Es entspricht der Logik der Gefühle, dass permanente Vergnügungen sich abnutzen und permanente Entbehrungen ihre Schärfe verlieren. Das gilt auch für die Liebe. So zeigen zum Beispiel Studien, dass die Häufigkeit sexueller Kontakte mit einem Partner umso mehr sinkt, je länger eine Beziehung besteht. Nach einem Jahr Ehe ist die sexuelle Frequenz in der Regel nur noch halb so groß wie im ersten Ehemonat, danach sinkt sie langsamer. Der Gefühlsforscher Aaron Ben-Ze`ev stellt fest: „Das mag man zwar bedauern, aber so funktioniert nun einmal unser emotionales System.“ So sei etwa ein gewisses Maß an Veränderung die Voraussetzung für Glücklichsein. Besondere Erregung spüren Menschen immer bei großen Umbrüchen im Leben. Ulrich Schnabel nennt Beispiele: „Bei einer Hochzeit, der Geburt eines Kindes, bei einem neuen Job, aber auch bei einer Trennung oder Scheidung.“

Die Psyche ist nicht auf dauerhaftes Glück ausgelegt

Aus emotionaler Sicht ist dabei weniger das Ereignis an sich entscheidend, sondern der Grad der Veränderung, der damit einhergeht. Vielleicht ist das mit ein Grund dafür, weshalb viele Menschen ihre Ehe im Laufe der Zeit als langweilig empfinden und sich in Liebesaffären stürzen – sie wollen endlich wieder einmal jene aufregenden Gefühle erleben, die den Anfang ihrer Ehe kennzeichneten. Ähnliches gilt für Reichtum und materiellen Besitz. Diese vermitteln vor allem dann Glücksgefühle, solange damit eine positive Veränderung einhergeht, solange man also neuen Reichtum oder Besitz hinzugewinnt.

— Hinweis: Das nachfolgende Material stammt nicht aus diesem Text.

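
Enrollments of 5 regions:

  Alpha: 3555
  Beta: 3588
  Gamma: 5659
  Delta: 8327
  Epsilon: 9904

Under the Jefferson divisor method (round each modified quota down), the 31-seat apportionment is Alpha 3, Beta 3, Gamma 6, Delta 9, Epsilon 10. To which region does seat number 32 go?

Priority for the next seat is population ÷ (current seats + 1).
Priorities: Alpha 888.750, Beta 897.000, Gamma 808.429, Delta 832.700, Epsilon 900.364.
Highest priority: Epsilon.

Epsilon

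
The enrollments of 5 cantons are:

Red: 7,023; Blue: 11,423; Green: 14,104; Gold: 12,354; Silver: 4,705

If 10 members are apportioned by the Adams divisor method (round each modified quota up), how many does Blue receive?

2

Standard divisor 49609/10 ≈ 4960.9; standard quotas: Red 1.416, Blue 2.303, Green 2.843, Gold 2.490, Silver 0.948.
Rounding up gives 2, 3, 3, 3, 1 = 12 seats, so the divisor must be adjusted.
With modified divisor 6600: modified quotas Red 1.064, Blue 1.731, Green 2.137, Gold 1.872, Silver 0.713.
Rounding up: Red 2, Blue 2, Green 3, Gold 2, Silver 1 (total 10).
Blue receives 2.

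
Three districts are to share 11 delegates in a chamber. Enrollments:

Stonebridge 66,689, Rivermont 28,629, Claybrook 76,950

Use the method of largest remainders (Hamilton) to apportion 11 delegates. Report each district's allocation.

Stonebridge 4, Rivermont 2, Claybrook 5

Standard divisor: 172268 ÷ 11 ≈ 15660.727.
Standard quotas: Stonebridge 4.2584, Rivermont 1.8281, Claybrook 4.9136.
Lower quotas: Stonebridge 4, Rivermont 1, Claybrook 4 (sum 9, leaving 2 seats).
Remainders in descending order: Claybrook 0.9136, Rivermont 0.8281, Stonebridge 0.2584.
The surplus seats go to Claybrook, Rivermont.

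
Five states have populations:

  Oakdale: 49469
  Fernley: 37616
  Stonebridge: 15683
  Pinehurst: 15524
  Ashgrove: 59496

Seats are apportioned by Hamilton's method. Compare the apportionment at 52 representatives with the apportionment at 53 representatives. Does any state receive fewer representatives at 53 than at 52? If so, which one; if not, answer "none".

Pinehurst

At 52 seats: Oakdale 14, Fernley 11, Stonebridge 5, Pinehurst 5, Ashgrove 17.
At 53 seats: Oakdale 15, Fernley 11, Stonebridge 5, Pinehurst 4, Ashgrove 18.
Pinehurst drops from 5 to 4.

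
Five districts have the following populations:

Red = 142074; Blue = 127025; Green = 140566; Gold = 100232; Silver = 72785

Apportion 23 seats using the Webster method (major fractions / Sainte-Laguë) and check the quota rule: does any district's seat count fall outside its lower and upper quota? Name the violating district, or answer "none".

none

Standard quotas: Red 5.608, Blue 5.014, Green 5.549, Gold 3.956, Silver 2.873.
Webster allocation: Red 6, Blue 5, Green 5, Gold 4, Silver 3.
Every allocation lies between the lower and upper quota.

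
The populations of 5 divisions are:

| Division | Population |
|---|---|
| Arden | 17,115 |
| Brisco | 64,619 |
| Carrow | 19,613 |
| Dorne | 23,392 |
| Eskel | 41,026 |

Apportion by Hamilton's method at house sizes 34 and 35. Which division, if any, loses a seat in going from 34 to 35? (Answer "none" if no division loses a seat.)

At 34 seats: Arden 4, Brisco 13, Carrow 4, Dorne 5, Eskel 8.
At 35 seats: Arden 3, Brisco 14, Carrow 4, Dorne 5, Eskel 9.
Arden drops from 4 to 3.

Arden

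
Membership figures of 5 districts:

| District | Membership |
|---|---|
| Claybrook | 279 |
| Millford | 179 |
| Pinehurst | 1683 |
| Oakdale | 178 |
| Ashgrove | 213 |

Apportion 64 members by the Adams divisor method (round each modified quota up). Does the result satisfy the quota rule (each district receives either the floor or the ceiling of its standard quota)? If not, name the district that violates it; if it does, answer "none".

Standard quotas: Claybrook 7.052, Millford 4.524, Pinehurst 42.540, Oakdale 4.499, Ashgrove 5.384.
Adams allocation: Claybrook 7, Millford 5, Pinehurst 41, Oakdale 5, Ashgrove 6.
Pinehurst has quota 42.540 (lower 42, upper 43) but receives 41 — outside the quota interval.

Pinehurst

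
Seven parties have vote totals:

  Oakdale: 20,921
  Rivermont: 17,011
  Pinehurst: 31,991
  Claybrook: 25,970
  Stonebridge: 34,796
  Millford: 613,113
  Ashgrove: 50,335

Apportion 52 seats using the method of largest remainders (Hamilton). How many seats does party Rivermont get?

1

Total 794137; standard divisor 794137/52 ≈ 15271.865.
Standard quotas: Oakdale 1.3699, Rivermont 1.1139, Pinehurst 2.0948, Claybrook 1.7005, Stonebridge 2.2784, Millford 40.1466, Ashgrove 3.2959.
Lower quotas: Oakdale 1, Rivermont 1, Pinehurst 2, Claybrook 1, Stonebridge 2, Millford 40, Ashgrove 3 (sum 50, leaving 2 seats).
Remainders in descending order: Claybrook 0.7005, Oakdale 0.3699, Ashgrove 0.2959, Stonebridge 0.2784, Millford 0.1466, Rivermont 0.1139, Pinehurst 0.0948.
The surplus seats go to Claybrook, Oakdale.
Rivermont receives 1.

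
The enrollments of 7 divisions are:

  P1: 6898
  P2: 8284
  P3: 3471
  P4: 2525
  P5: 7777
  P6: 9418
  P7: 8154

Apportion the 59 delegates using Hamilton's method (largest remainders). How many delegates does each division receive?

Total 46527; standard divisor 46527/59 ≈ 788.593.
Standard quotas: P1 8.7472, P2 10.5048, P3 4.4015, P4 3.2019, P5 9.8619, P6 11.9428, P7 10.3399.
Lower quotas: P1 8, P2 10, P3 4, P4 3, P5 9, P6 11, P7 10 (sum 55, leaving 4 seats).
Remainders in descending order: P6 0.9428, P5 0.8619, P1 0.7472, P2 0.5048, P3 0.4015, P7 0.3399, P4 0.2019.
Largest remainders: P6, P5, P1, P2 receive the extra seats.

P1: 9, P2: 11, P3: 4, P4: 3, P5: 10, P6: 12, P7: 10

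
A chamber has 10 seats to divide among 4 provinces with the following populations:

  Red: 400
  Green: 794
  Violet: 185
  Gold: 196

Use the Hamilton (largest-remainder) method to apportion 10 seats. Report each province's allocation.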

Wenn man dagegen irgendwann reich ist und alles besitzt, was man sich wünscht, gewöhnt man sich alsbald daran, und das erhoffte Glück schwindet unaufhaltsam dahin. Ulrich Schnabel stellt fest, dass die menschliche Psyche nicht für dauerhafte Glücksgefühle ausgelegt ist. Vielmehr wird ein Mensch leicht Opfer der sogenannten Verlustaversion, die Daniel Kahneman nachgewiesen hat. Das menschliche Gehirn gewichtet den Schmerz über einen Verlust stärker als die Freude über einen vergleichbaren Gewinn.

Glücksgefühle lassen sich nicht konservieren

Das führt dazu, dass mit zunehmenden Wohlstand in der Regel auch die Angst zunimmt, das Erworbene wieder zu verlieren. Glücksgefühle lassen sich nicht konservieren, schon gar nicht durch Wiederholung. Das gilt nicht nur für große Umbrüche, sondern auch für das ganz alltägliche Erleben. Zum Glück gilt dieser Mechanismus nicht nur für erfreuliche Gefühle, sondern auch für alle unerfreulichen. Selbst die größte Trauer schwächt sich allmählich ab und kann sich am Ende sogar in etwas Positives verwandeln.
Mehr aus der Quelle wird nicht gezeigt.